「ナイキ(NIKE)」がアメフト選手のコリン・キャパニック(Colin Kaepernick)を広告に起用したことで、人種差別問題や愛国心もからむ問題となってアメリカを分断する議論を呼んでいる。
キャパニック選手は黒人をはじめとした有色人種への差別に抗議するために、ナショナル・フットボール・リーグ(National Football League以下、NFL)の試合で国歌斉唱中に起立することを拒否してひざまずくムーブメントを生み出した人物だ。しかし国旗に向かって起立しないという行為に対し、ドナルド・トランプ(Donald Trump)米大統領ら保守派を中心にムーブメントに参加した選手の処分を求める声が上がった。これを受けてNFLがこの行為を全面禁止にし、キャパニック選手は2017年に「サンフランシスコ・フォーティナイナーズ(San Francisco 49ers)」との契約を早期終了することを選択して以来フリーエージェントとなり、現在までどのチームとも契約に至っていない。クオーターバックとしてのキャリア継続を望むキャパニック選手は、これをNFLの策略だとして異議申し立てをしている。

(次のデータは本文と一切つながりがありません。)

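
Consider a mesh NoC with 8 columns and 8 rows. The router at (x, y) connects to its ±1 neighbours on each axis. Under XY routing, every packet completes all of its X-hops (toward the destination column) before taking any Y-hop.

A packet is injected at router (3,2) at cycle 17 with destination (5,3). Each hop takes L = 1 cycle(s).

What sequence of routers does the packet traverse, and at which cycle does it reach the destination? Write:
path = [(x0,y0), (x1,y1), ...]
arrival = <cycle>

path = [(3,2), (4,2), (5,2), (5,3)]
arrival = 20

t=17: at (3,2)
t=18: at (4,2) after E
t=19: at (5,2) after E
t=20: at (5,3) after N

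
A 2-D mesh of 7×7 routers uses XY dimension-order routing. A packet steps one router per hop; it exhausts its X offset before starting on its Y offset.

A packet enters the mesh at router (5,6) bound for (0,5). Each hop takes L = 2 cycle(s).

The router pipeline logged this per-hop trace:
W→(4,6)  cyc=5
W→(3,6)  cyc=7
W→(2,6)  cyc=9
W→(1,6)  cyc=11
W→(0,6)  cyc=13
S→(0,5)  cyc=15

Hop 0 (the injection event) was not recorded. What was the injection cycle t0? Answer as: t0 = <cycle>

cyc[1] = 5 and cyc[k] = t0 + k·L for every k.
Subtract one hop: t0 = 5 − 2 = 3.

t0 = 3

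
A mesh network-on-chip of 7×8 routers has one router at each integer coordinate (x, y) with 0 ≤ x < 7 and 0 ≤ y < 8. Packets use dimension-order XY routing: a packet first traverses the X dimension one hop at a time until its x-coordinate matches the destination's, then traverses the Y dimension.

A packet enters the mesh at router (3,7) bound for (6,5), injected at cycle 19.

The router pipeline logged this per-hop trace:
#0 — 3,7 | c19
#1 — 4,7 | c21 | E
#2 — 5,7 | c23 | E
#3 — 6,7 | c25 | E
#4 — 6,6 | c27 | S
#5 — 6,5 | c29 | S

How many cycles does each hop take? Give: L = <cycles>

Between hops 0 and 1 the cycle counter advances 21 − 19 = 2.
One hop costs L cycles, so L = 2.

L = 2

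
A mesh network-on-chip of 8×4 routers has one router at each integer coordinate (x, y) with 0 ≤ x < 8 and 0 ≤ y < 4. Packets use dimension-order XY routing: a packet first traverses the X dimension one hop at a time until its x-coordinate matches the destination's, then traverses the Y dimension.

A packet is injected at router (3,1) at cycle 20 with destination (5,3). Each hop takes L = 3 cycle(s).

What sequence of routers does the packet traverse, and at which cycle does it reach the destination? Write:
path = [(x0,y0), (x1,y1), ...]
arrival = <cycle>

  0. router=(3,1) cycle=20 (inject)
  1. router=(4,1) cycle=23 dir=E
  2. router=(5,1) cycle=26 dir=E
  3. router=(5,2) cycle=29 dir=N
  4. router=(5,3) cycle=32 dir=N

path = [(3,1), (4,1), (5,1), (5,2), (5,3)]
arrival = 32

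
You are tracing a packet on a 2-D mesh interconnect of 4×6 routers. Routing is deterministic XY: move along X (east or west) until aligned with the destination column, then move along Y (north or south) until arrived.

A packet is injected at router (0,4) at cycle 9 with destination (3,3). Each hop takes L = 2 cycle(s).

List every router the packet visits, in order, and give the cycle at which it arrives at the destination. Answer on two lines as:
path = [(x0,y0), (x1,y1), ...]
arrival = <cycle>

#0 — 0,4 | c9
#1 — 1,4 | c11 | E
#2 — 2,4 | c13 | E
#3 — 3,4 | c15 | E
#4 — 3,3 | c17 | S

path = [(0,4), (1,4), (2,4), (3,4), (3,3)]
arrival = 17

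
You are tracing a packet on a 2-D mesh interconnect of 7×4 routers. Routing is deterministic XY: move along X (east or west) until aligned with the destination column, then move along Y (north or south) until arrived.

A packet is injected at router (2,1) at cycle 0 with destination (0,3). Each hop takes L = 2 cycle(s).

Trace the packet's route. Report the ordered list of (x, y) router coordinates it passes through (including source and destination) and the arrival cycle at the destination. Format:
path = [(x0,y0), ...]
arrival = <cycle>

path = [(2,1), (1,1), (0,1), (0,2), (0,3)]
arrival = 8

hop 0: (2,1) @ cyc 0
hop 1: (1,1) @ cyc 2  [W]
hop 2: (0,1) @ cyc 4  [W]
hop 3: (0,2) @ cyc 6  [N]
hop 4: (0,3) @ cyc 8  [N]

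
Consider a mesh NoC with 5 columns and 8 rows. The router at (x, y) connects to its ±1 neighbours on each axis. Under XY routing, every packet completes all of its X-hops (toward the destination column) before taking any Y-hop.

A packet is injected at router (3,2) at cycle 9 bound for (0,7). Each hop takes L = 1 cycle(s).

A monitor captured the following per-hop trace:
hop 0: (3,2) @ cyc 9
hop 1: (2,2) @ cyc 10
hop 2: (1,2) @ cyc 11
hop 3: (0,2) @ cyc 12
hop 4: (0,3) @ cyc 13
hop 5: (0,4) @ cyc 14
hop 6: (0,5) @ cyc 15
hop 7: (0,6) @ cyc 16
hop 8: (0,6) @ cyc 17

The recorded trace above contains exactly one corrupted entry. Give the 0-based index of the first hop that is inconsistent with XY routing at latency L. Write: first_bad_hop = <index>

first_bad_hop = 8

[1] (-1,+0) / 1c ⇒ ok
[2] (-1,+0) / 1c ⇒ ok
[3] (-1,+0) / 1c ⇒ ok
[4] (+0,+1) / 1c ⇒ ok
[5] (+0,+1) / 1c ⇒ ok
[6] (+0,+1) / 1c ⇒ ok
[7] (+0,+1) / 1c ⇒ ok
[8] (+0,+0) / 1c ⇒ BAD: non-unit step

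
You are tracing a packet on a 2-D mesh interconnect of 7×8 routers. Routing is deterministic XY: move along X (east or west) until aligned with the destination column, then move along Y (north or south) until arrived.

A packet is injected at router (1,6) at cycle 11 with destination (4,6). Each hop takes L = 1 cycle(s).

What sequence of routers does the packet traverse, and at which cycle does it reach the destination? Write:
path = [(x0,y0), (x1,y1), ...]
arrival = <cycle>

src (1,6)  cyc=11
E→(2,6)  cyc=12
E→(3,6)  cyc=13
E→(4,6)  cyc=14

path = [(1,6), (2,6), (3,6), (4,6)]
arrival = 14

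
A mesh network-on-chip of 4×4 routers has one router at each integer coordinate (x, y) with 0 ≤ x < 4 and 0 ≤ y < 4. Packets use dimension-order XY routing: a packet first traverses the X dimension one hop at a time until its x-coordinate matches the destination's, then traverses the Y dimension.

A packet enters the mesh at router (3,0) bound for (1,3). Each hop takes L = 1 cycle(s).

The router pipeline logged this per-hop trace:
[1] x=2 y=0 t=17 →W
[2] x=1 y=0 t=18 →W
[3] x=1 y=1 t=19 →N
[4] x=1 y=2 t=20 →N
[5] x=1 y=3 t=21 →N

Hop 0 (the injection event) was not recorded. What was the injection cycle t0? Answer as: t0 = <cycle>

t0 = 16

At hop 1 the cycle is 17; in general cyc_k = t0 + kL.
t0 = cyc[1] − L = 17 − 1 = 16.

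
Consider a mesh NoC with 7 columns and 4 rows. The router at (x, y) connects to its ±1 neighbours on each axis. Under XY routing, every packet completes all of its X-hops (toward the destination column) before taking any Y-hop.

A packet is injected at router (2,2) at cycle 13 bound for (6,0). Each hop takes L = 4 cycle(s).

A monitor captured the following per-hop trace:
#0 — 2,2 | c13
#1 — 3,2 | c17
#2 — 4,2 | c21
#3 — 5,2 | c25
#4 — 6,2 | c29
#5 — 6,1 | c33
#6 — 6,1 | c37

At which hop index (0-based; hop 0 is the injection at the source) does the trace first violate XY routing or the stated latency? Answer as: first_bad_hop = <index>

check 1→ d=(1,0) cyc+4: ok
check 2→ d=(1,0) cyc+4: ok
check 3→ d=(1,0) cyc+4: ok
check 4→ d=(1,0) cyc+4: ok
check 5→ d=(0,-1) cyc+4: ok
check 6→ d=(0,0) cyc+4: BAD: non-unit step

first_bad_hop = 6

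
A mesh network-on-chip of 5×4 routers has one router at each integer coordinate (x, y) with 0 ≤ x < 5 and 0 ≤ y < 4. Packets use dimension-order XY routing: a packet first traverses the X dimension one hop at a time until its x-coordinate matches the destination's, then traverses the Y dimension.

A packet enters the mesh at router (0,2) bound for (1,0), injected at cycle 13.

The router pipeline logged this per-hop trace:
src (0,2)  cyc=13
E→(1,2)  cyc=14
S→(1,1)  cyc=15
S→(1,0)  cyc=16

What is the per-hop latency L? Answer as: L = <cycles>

cyc[1] − cyc[0] = 14 − 13 = 1.
That increment is L by definition: L = 1.

L = 1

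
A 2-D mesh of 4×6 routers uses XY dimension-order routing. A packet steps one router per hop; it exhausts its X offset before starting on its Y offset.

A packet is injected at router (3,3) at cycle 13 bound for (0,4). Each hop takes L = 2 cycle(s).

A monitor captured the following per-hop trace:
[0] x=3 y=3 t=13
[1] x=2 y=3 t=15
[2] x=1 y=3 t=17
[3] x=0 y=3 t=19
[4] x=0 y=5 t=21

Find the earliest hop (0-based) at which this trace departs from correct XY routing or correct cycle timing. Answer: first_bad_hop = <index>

first_bad_hop = 4

[1] (-1,+0) / 2c ⇒ ok
[2] (-1,+0) / 2c ⇒ ok
[3] (-1,+0) / 2c ⇒ ok
[4] (+0,+2) / 2c ⇒ BAD: non-unit step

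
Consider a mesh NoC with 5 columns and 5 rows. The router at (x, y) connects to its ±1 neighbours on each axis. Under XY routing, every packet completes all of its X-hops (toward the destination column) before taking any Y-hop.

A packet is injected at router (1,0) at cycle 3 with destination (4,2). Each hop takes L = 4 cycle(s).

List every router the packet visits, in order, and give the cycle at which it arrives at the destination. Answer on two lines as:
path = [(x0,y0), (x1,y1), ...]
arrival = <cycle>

path = [(1,0), (2,0), (3,0), (4,0), (4,1), (4,2)]
arrival = 23

hop 0: (1,0) @ cyc 3
hop 1: (2,0) @ cyc 7  [E]
hop 2: (3,0) @ cyc 11  [E]
hop 3: (4,0) @ cyc 15  [E]
hop 4: (4,1) @ cyc 19  [N]
hop 5: (4,2) @ cyc 23  [N]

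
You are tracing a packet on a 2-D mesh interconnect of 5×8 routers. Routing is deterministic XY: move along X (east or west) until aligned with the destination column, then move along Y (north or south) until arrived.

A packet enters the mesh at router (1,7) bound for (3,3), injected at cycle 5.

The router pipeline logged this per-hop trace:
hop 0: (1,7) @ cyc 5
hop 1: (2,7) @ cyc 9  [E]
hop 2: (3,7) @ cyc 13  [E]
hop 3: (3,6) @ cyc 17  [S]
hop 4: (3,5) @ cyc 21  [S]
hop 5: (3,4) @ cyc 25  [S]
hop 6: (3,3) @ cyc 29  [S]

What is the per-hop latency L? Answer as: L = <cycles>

Between hops 0 and 1 the cycle counter advances 9 − 5 = 4.
That increment is L by definition: L = 4.

L = 4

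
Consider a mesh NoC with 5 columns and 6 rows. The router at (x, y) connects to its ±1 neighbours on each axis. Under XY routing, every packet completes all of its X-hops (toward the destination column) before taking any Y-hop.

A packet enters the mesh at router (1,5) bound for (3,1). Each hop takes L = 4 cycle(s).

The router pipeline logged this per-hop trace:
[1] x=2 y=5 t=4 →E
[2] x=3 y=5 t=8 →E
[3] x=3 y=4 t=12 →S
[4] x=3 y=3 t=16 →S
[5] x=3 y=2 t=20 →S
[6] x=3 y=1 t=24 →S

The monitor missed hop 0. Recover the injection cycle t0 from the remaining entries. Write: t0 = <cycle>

At hop 1 the cycle is 4; in general cyc_k = t0 + kL.
So t0 = 4 − 1·4 = 0.

t0 = 0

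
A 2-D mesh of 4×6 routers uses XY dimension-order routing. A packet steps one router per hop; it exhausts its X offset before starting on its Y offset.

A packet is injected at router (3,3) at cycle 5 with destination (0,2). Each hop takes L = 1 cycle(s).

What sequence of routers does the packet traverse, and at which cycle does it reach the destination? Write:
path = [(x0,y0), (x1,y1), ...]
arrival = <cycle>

path = [(3,3), (2,3), (1,3), (0,3), (0,2)]
arrival = 9

src (3,3)  cyc=5
W→(2,3)  cyc=6
W→(1,3)  cyc=7
W→(0,3)  cyc=8
S→(0,2)  cyc=9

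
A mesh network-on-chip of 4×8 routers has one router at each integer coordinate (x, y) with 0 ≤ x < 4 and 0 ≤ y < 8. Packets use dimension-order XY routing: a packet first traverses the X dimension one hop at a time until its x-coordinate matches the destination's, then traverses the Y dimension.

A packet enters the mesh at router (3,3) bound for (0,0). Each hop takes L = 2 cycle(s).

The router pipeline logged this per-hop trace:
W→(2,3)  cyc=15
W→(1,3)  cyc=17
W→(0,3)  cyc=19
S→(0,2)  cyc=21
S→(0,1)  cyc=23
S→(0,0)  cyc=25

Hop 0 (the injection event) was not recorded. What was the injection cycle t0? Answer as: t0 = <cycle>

The first recorded entry is hop 1 at cycle 15.
Subtract one hop: t0 = 15 − 2 = 13.

t0 = 13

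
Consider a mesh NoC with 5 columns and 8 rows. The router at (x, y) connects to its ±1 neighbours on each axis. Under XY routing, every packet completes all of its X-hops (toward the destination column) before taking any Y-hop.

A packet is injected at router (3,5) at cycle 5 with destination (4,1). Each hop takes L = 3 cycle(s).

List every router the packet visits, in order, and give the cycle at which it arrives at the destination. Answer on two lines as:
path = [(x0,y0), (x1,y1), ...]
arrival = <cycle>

path = [(3,5), (4,5), (4,4), (4,3), (4,2), (4,1)]
arrival = 20

src (3,5)  cyc=5
E→(4,5)  cyc=8
S→(4,4)  cyc=11
S→(4,3)  cyc=14
S→(4,2)  cyc=17
S→(4,1)  cyc=20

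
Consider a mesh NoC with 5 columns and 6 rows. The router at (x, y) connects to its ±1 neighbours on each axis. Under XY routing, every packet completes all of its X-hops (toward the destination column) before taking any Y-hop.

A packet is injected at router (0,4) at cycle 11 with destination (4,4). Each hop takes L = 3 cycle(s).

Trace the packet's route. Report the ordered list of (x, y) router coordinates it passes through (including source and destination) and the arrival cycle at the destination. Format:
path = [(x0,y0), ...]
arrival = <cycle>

[0] x=0 y=4 t=11
[1] x=1 y=4 t=14 →E
[2] x=2 y=4 t=17 →E
[3] x=3 y=4 t=20 →E
[4] x=4 y=4 t=23 →E

path = [(0,4), (1,4), (2,4), (3,4), (4,4)]
arrival = 23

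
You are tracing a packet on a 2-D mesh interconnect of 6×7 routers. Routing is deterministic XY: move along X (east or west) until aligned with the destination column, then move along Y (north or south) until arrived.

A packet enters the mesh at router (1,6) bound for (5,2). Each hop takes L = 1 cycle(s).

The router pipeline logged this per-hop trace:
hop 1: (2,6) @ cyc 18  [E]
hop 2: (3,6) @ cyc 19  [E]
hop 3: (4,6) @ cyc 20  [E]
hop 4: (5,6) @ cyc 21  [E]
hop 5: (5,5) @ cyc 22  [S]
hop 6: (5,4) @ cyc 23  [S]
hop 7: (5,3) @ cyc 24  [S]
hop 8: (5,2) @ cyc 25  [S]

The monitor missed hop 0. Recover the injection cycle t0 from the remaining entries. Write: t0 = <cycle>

t0 = 17

At hop 1 the cycle is 18; in general cyc_k = t0 + kL.
t0 = cyc[1] − L = 18 − 1 = 17.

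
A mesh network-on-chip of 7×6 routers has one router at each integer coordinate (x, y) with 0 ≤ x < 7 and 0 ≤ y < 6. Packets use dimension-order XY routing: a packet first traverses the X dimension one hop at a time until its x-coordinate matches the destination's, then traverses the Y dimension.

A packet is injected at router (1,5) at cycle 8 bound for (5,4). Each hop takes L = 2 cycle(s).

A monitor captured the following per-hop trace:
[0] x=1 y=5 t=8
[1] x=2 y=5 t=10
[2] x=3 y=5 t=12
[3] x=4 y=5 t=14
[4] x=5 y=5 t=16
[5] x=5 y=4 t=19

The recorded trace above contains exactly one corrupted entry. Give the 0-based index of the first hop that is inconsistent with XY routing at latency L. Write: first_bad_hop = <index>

  1: Δx=+1 Δy=+0 Δt=2 [ok]
  2: Δx=+1 Δy=+0 Δt=2 [ok]
  3: Δx=+1 Δy=+0 Δt=2 [ok]
  4: Δx=+1 Δy=+0 Δt=2 [ok]
  5: Δx=+0 Δy=-1 Δt=3 [BAD: Δcyc=3≠L]

first_bad_hop = 5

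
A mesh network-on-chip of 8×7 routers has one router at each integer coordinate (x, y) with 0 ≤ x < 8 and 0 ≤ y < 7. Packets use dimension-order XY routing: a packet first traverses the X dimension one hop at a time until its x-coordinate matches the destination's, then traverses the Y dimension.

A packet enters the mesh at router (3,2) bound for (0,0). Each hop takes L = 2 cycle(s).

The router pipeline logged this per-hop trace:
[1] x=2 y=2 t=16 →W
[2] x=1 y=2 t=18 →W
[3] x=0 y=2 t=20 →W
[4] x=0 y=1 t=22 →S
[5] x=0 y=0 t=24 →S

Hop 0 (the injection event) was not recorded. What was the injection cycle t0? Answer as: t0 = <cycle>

Hop 1 reached at cycle 16; hop k is at t0 + k·L.
Therefore t0 = 16 − L = 14.

t0 = 14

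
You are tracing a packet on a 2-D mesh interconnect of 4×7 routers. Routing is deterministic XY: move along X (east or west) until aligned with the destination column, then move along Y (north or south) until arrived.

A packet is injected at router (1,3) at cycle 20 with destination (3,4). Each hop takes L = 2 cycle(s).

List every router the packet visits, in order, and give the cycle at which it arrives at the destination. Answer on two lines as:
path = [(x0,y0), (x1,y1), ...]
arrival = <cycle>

path = [(1,3), (2,3), (3,3), (3,4)]
arrival = 26

t=20: at (1,3)
t=22: at (2,3) after E
t=24: at (3,3) after E
t=26: at (3,4) after N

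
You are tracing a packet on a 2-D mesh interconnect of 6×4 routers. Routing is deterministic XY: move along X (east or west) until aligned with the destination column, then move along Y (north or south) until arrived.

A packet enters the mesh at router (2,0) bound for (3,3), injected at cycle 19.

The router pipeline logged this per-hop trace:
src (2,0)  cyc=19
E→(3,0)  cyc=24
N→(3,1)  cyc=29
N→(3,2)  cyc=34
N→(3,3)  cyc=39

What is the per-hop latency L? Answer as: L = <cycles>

Δcyc across hop 0→1: 24 − 19 = 5.
Each hop adds L, hence L = 5.

L = 5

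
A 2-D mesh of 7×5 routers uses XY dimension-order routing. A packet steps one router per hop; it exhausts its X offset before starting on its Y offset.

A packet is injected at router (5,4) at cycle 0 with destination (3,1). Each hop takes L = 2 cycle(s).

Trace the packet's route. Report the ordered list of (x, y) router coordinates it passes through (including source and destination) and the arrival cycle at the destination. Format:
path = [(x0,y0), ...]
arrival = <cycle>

src (5,4)  cyc=0
W→(4,4)  cyc=2
W→(3,4)  cyc=4
S→(3,3)  cyc=6
S→(3,2)  cyc=8
S→(3,1)  cyc=10

path = [(5,4), (4,4), (3,4), (3,3), (3,2), (3,1)]
arrival = 10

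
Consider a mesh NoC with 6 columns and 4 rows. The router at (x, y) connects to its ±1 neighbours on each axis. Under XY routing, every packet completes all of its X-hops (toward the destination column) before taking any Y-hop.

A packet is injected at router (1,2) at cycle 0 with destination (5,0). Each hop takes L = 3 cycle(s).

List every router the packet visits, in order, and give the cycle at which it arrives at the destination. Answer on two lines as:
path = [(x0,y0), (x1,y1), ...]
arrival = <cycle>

#0 — 1,2 | c0
#1 — 2,2 | c3 | E
#2 — 3,2 | c6 | E
#3 — 4,2 | c9 | E
#4 — 5,2 | c12 | E
#5 — 5,1 | c15 | S
#6 — 5,0 | c18 | S

path = [(1,2), (2,2), (3,2), (4,2), (5,2), (5,1), (5,0)]
arrival = 18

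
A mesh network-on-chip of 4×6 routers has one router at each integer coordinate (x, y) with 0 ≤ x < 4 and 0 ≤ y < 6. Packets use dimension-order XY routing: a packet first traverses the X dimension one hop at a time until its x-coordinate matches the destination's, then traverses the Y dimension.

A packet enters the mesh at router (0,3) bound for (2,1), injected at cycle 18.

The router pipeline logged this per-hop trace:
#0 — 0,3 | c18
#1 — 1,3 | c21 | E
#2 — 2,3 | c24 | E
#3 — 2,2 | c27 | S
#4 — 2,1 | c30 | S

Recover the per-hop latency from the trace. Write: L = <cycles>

From hop 0 (18) to hop 1 (21): +3 cycles.
Each hop adds L, hence L = 3.

L = 3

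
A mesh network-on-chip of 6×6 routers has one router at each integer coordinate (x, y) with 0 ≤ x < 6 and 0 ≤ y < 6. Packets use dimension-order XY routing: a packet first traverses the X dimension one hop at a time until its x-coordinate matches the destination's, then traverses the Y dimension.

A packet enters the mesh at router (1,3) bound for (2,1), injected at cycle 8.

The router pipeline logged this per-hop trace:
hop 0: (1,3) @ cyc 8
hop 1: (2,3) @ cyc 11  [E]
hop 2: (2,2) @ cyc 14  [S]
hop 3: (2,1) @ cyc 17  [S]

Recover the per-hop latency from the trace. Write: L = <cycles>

From hop 0 (8) to hop 1 (11): +3 cycles.
One hop costs L cycles, so L = 3.

L = 3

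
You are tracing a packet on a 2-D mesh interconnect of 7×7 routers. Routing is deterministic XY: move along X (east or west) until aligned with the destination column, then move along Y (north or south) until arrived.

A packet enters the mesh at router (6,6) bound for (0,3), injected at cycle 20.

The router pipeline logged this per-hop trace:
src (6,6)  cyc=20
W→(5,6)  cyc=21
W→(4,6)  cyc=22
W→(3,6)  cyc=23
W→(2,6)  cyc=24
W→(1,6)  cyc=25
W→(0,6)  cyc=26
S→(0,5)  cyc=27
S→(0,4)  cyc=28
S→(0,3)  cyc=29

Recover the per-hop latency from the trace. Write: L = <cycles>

L = 1

Between hops 0 and 1 the cycle counter advances 21 − 20 = 1.
That increment is L by definition: L = 1.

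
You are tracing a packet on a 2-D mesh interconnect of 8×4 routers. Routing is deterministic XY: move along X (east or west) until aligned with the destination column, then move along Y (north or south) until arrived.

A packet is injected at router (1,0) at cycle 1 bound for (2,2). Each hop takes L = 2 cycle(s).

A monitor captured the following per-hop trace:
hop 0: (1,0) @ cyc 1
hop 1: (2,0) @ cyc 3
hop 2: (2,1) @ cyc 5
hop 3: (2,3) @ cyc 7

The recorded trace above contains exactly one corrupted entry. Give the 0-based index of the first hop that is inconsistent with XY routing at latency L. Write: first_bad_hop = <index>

first_bad_hop = 3

  1: Δx=+1 Δy=+0 Δt=2 [ok]
  2: Δx=+0 Δy=+1 Δt=2 [ok]
  3: Δx=+0 Δy=+2 Δt=2 [BAD: non-unit step]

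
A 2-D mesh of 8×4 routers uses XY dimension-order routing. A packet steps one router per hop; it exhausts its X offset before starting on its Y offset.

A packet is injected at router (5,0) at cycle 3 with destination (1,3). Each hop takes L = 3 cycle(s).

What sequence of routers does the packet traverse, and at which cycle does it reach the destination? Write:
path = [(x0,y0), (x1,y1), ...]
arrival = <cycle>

path = [(5,0), (4,0), (3,0), (2,0), (1,0), (1,1), (1,2), (1,3)]
arrival = 24

src (5,0)  cyc=3
W→(4,0)  cyc=6
W→(3,0)  cyc=9
W→(2,0)  cyc=12
W→(1,0)  cyc=15
N→(1,1)  cyc=18
N→(1,2)  cyc=21
N→(1,3)  cyc=24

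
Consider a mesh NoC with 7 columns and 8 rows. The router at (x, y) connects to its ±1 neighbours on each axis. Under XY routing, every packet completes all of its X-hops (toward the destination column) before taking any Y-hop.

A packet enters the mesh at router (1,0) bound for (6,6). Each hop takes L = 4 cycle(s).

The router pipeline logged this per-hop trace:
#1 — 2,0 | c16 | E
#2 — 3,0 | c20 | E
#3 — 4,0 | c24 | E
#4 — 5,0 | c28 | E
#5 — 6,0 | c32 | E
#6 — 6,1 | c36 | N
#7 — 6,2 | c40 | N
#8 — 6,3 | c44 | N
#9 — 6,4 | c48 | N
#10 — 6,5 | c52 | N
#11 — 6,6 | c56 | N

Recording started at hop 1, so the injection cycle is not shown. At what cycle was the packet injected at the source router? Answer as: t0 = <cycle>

The first recorded entry is hop 1 at cycle 16.
Therefore t0 = 16 − L = 12.

t0 = 12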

そんな彼を「ナイキ」はスローガン“Just Do it”の30周年キャンペーンに起用した。広告は、キャパニック選手のモノクロの顔写真に「何かを信じろ。たとえそれが全てを犠牲にするとしても(Believe in something, even if it means sacrificing everything)」という力強いメッセージを載せた。これを国への背信と捉えた保守派の間で、不買運動や、「ナイキ」の商品を燃やしてSNSに投稿したりすること、そして“Just Do it”をもじった「#Justburnit」や「#Boycottnike」といったハッシュタグも広がった。株式マーケットにも悲観材料として捉えられたのか、同社の株価は9月3日に一時3.2%減の79.6ドル(約8756円)まで下落。この下落によりナイキの時価総額は一時32億ドル(約3520億円)減の1284億ドル(約14兆1240億円)となった。
しかし一方で、キャパニック選手を歓迎していないはずのNFLはナイキを支持。声明で「NFLは意味のあるポジティブな変化をコミュニティーに迎えるために、ゲームに携わる全ての人の役割と責任を受け入れている。コリンと他のプロスポーツ選手が提起した社会正義の問題は、われわれの注目と行動に値する」と述べている。
このNFLの対応に対し、キャパニック選手をNFLから追放する最大要因となったトランプ米大統領は「テレビ視聴率を大幅に下げているNFLと同じように、ナイキは怒りとボイコットで殺されかけている。こうなることは予想していたのだろうか?NFLが(彼らを)気にかけるなら、私も看過できない。彼らが国旗に向かって起立する日までずっとだ」とツイートをしてあおった。
だがナイキにも今米スポーツ界で最も注目を浴びるプロテニス選手セリーナ・ウィリアムズ(Serena Williams)のディフェンスが入る。ウィリアムズ選手は全米オープンの準々決勝に「ナイキ」とヴァージル・アブロー(Virgil Abloh)がコラボし、彼女をミューズとして製作されたウエアで勝利を収めた後、「ナイキの決断は他の企業に対する力強いステートメント。キャパニック選手は自身を懸けてアフリカ系アメリカ人コミュニティに貢献した。彼を巨大企業がサポートすることは、議論のきっかけにもなる。そして彼らは恐れていない」と報道陣に語った。ウィリアムズ選手は、キャパニック選手と同じくこの“Just Do it”キャンペーンに広告塔として参加している。
また、「ナイキ」のアンバサダーを務めるレブロン・ジェームズ(LeBron James)米バスケットボール選手も「僕は変化を信じる人とポジティブな姿勢の全てを支持する。そして『ナイキ』の味方だ。今もこれからもね」と、4日に行われたハーレムズ ファッション ロー(Harlem's Fashion Row以下、HFR)主催の「スタイル アワード」授賞式で語った。HFRはファッション業界のダイバーシティー向上を目指してスタートしたムーブメント。ジェームズ選手は「ナイキ」とHFRに参加している3人の女性デザイナーと共にコラボスニーカー“HFR x レブロン 16(HFR x LeBron 16)”を製作。「ナイキ」の後援で開催されたこの日のイベントでは授賞式の他、そのスニーカーの披露やファッションショーも行われた。
作家でブランディングエキスパートのマーティン・リンドストローム(Martin Lindstrom)は一連の「ナイキ」の広告戦略について「『何かを信じろ。たとえそれが全てを犠牲にするとしても』というメッセージで明らかだが、『ナイキ』は“Just do it”と、大きなリスクを取る勇気を信じている。この姿勢で突き進めば、間違いなく民衆の目にさらされ、確実に敵も作るだろう。だが、根幹となる顧客の意識を喚起して、本物の支持者も現れるだろう」と分析する。